Pencurian Batik Tulis Rp1,3 M di Inacraft JCC: Tiga Pelaku Dibekuk

Pembaruan: 15 February 2026, 15:44 WIB

Koleksi Batik Tulis Rp 1,3 M di Pameran JCC Dicuri, 3 Pelaku Ditangkap
Pencurian Batik Tulis Rp1,3 M di Inacraft JCC: Tiga Pelaku Dibekuk


DETIK.EDGEONE.APP - Polisi berhasil menangkap tiga pelaku pencurian koleksi batik tulis berkualitas tinggi di pameran Inacraft yang digelar di Jakarta International Convention Center (JCC) Senayan, Jakarta. Total kerugian dalam peristiwa ini mencapai Rp 1,3 miliar, menyoroti insiden keamanan di acara bergengsi tersebut.

Penangkapan terhadap para tersangka dilakukan pada tanggal 12 Februari 2026, menyusul laporan pencurian yang terjadi beberapa hari sebelumnya. Kerugian fantastis ini mencerminkan nilai seni dan ekonomi dari koleksi batik yang dicuri.

Kronologi dan Modus Operandi Pencurian

Kapolsek Metro Tanah Abang, AKBP Dhimas Prasetyo, mengonfirmasi penangkapan tersebut saat dikonfirmasi pada Minggu (15/2/2026). Ia menjelaskan bahwa pencurian terjadi pada malam hari tanggal 3 Februari 2026, di salah satu stan pameran.

Kronologi dan Modus Operandi Pencurian

Para pelaku beraksi secara profesional saat malam hari, tepatnya sebelum acara pameran dimulai. Aksi ini menunjukkan adanya perencanaan yang matang dan pemahaman terhadap situasi di lokasi pameran.

Dhimas menduga bahwa ini bukan kali pertama para pelaku melakukan tindakan serupa. Mereka kemungkinan besar sudah mengetahui kondisi yang memungkinkan untuk melancarkan aksinya tanpa terdeteksi.

Pencurian hanya berfokus pada satu stan saja, menandakan target yang spesifik.
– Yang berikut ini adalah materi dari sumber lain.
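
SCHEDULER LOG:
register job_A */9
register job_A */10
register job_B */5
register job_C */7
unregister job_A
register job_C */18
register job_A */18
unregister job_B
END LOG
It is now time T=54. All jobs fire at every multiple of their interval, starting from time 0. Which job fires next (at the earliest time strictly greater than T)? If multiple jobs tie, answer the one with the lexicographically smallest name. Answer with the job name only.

Op 1: register job_A */9 -> active={job_A:*/9}
Op 2: register job_A */10 -> active={job_A:*/10}
Op 3: register job_B */5 -> active={job_A:*/10, job_B:*/5}
Op 4: register job_C */7 -> active={job_A:*/10, job_B:*/5, job_C:*/7}
Op 5: unregister job_A -> active={job_B:*/5, job_C:*/7}
Op 6: register job_C */18 -> active={job_B:*/5, job_C:*/18}
Op 7: register job_A */18 -> active={job_A:*/18, job_B:*/5, job_C:*/18}
Op 8: unregister job_B -> active={job_A:*/18, job_C:*/18}
  job_A: interval 18, next fire after T=54 is 72
  job_C: interval 18, next fire after T=54 is 72
Earliest = 72, winner (lex tiebreak) = job_A

Answer: job_A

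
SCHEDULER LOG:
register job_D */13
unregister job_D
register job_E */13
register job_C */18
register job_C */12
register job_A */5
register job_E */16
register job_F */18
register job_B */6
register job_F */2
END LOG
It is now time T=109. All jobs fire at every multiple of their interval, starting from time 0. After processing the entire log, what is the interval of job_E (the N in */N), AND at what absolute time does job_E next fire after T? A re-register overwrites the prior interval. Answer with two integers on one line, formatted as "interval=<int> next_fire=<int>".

Answer: interval=16 next_fire=112

Derivation:
Op 1: register job_D */13 -> active={job_D:*/13}
Op 2: unregister job_D -> active={}
Op 3: register job_E */13 -> active={job_E:*/13}
Op 4: register job_C */18 -> active={job_C:*/18, job_E:*/13}
Op 5: register job_C */12 -> active={job_C:*/12, job_E:*/13}
Op 6: register job_A */5 -> active={job_A:*/5, job_C:*/12, job_E:*/13}
Op 7: register job_E */16 -> active={job_A:*/5, job_C:*/12, job_E:*/16}
Op 8: register job_F */18 -> active={job_A:*/5, job_C:*/12, job_E:*/16, job_F:*/18}
Op 9: register job_B */6 -> active={job_A:*/5, job_B:*/6, job_C:*/12, job_E:*/16, job_F:*/18}
Op 10: register job_F */2 -> active={job_A:*/5, job_B:*/6, job_C:*/12, job_E:*/16, job_F:*/2}
Final interval of job_E = 16
Next fire of job_E after T=109: (109//16+1)*16 = 112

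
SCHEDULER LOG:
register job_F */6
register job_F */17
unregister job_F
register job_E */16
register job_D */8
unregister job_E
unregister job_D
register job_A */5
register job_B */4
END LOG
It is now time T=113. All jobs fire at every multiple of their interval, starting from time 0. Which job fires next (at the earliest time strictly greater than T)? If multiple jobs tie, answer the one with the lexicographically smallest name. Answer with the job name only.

Answer: job_A

Derivation:
Op 1: register job_F */6 -> active={job_F:*/6}
Op 2: register job_F */17 -> active={job_F:*/17}
Op 3: unregister job_F -> active={}
Op 4: register job_E */16 -> active={job_E:*/16}
Op 5: register job_D */8 -> active={job_D:*/8, job_E:*/16}
Op 6: unregister job_E -> active={job_D:*/8}
Op 7: unregister job_D -> active={}
Op 8: register job_A */5 -> active={job_A:*/5}
Op 9: register job_B */4 -> active={job_A:*/5, job_B:*/4}
  job_A: interval 5, next fire after T=113 is 115
  job_B: interval 4, next fire after T=113 is 116
Earliest = 115, winner (lex tiebreak) = job_A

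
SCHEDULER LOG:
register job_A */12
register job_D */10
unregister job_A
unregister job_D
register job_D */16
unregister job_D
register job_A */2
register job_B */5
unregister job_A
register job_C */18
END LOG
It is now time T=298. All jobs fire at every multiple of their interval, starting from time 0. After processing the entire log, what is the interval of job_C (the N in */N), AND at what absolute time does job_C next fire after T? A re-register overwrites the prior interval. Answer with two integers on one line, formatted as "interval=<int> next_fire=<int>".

Op 1: register job_A */12 -> active={job_A:*/12}
Op 2: register job_D */10 -> active={job_A:*/12, job_D:*/10}
Op 3: unregister job_A -> active={job_D:*/10}
Op 4: unregister job_D -> active={}
Op 5: register job_D */16 -> active={job_D:*/16}
Op 6: unregister job_D -> active={}
Op 7: register job_A */2 -> active={job_A:*/2}
Op 8: register job_B */5 -> active={job_A:*/2, job_B:*/5}
Op 9: unregister job_A -> active={job_B:*/5}
Op 10: register job_C */18 -> active={job_B:*/5, job_C:*/18}
Final interval of job_C = 18
Next fire of job_C after T=298: (298//18+1)*18 = 306

Answer: interval=18 next_fire=306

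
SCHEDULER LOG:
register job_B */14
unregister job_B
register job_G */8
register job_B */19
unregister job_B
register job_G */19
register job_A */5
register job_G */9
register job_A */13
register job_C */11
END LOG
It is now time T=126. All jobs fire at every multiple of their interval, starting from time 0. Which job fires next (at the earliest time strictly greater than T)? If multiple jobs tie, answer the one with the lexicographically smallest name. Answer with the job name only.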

Hal ini juga memperkuat dugaan adanya pengintaian dan perencanaan yang terorganisir.

Penangkapan Pelaku dan Pengamanan Barang Bukti

Dalam operasi penangkapan yang dilakukan pada 12 Februari 2026, kepolisian berhasil meringkus ketiga tersangka. AKBP Dhimas Prasetyo menegaskan bahwa seluruh pelaku sudah diamankan oleh pihak berwajib.

Penangkapan Pelaku dan Pengamanan Barang Bukti

Beruntung, polisi juga berhasil mengamankan seluruh hasil curian yang bernilai miliaran rupiah tersebut. Belum ada koleksi batik yang sempat dijual oleh para pelaku kepada pihak lain.

Keberhasilan mengamankan barang bukti ini menjadi kunci penting dalam pengembalian aset dan proses hukum selanjutnya. Ini juga mencegah penyebaran koleksi batik bernilai tinggi ke pasar gelap.

Proses Hukum dan Implikasi Kasus

Para pelaku kini telah ditetapkan sebagai tersangka dan dijerat dengan Pasal 477 KUHP. Pasal ini mengatur tentang tindak pidana pencurian dengan pemberatan, yang mengindikasikan seriusnya kejahatan yang dilakukan.

Penyelidikan lebih lanjut akan terus dilakukan untuk mengungkap motif sebenarnya dan apakah ada pihak lain yang terlibat. Kepolisian berkomitmen untuk menuntaskan kasus ini hingga tuntas demi keadilan.

Kasus pencurian ini juga menjadi peringatan penting bagi penyelenggara pameran dan pemilik koleksi bernilai tinggi. Peningkatan sistem keamanan, terutama di area pameran berskala internasional, menjadi sangat krusial.

Diharapkan insiden ini dapat menjadi pelajaran berharga untuk mencegah kejadian serupa di masa mendatang. Perlindungan terhadap warisan budaya dan aset ekonomi bangsa harus selalu menjadi prioritas utama.